In Everytown’s opening salvo against the NRA, they spend a page coining a new term and then drum up a bunch of fear about it:
The FBI currently has no authority to block firearm sales to individuals on the country’s terrorist watch lists — so someone deemed too dangerous to board a plane is allowed to buy guns under federal law.
Gun owners, including NRA members, overwhelmingly support proposals to close this “terror gap:” a 2012 survey by Republican pollster Frank Luntz found that 76 percent of gun owners, including 71 percent of NRA members, support prohibiting people on terror watch lists from purchasing guns.
The problems with this are, of course, manifest. Firstly, owning a gun and the right to self-defense are natural, human rights enumerated in the Constitution. Flying on an airplane is not.
Second, the idea of being stripped of my rights for being placed on a watch list based on reasonable suspicion, instead of convicted beyond a reasonable doubt in a court of law scares me, and it should scare you too. Most people only know they are on a watch list when they get repeatedly “selected” for extra searching at the airport. I wonder how that would play out with buying a gun.
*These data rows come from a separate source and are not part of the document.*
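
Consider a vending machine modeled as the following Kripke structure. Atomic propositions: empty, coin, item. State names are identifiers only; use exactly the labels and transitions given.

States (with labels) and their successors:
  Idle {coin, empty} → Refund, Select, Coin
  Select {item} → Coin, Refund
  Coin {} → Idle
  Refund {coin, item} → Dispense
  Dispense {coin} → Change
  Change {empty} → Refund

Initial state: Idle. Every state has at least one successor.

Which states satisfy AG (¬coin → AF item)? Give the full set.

{Refund, Dispense, Change}

States satisfying ¬coin → AF item: {Idle, Select, Refund, Dispense, Change}.
States satisfying AG (¬coin → AF item): {Refund, Dispense, Change}.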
Everytown doesn’t seem to be throwing their weight behind making this a new catchphrase just yet, but I wouldn’t be surprised if we start hearing more and more about the “terror gap” (a rhetorical flourish to cast a lack of regulation as a shortcoming of the law) in the coming months.
Seems like they continue to be all about “gaps” and “loopholes”; they really need to start with the ones between their ears…
It would help if the people on the watch lists were put there by a court and that the people had the opportunity for due process. Otherwise, we could have a total gun ban by executive order, just place everyone on the no-fly list except for the elite.
Yeah, not just put there by a judge, but actually convicted of a crime by a jury of their peers.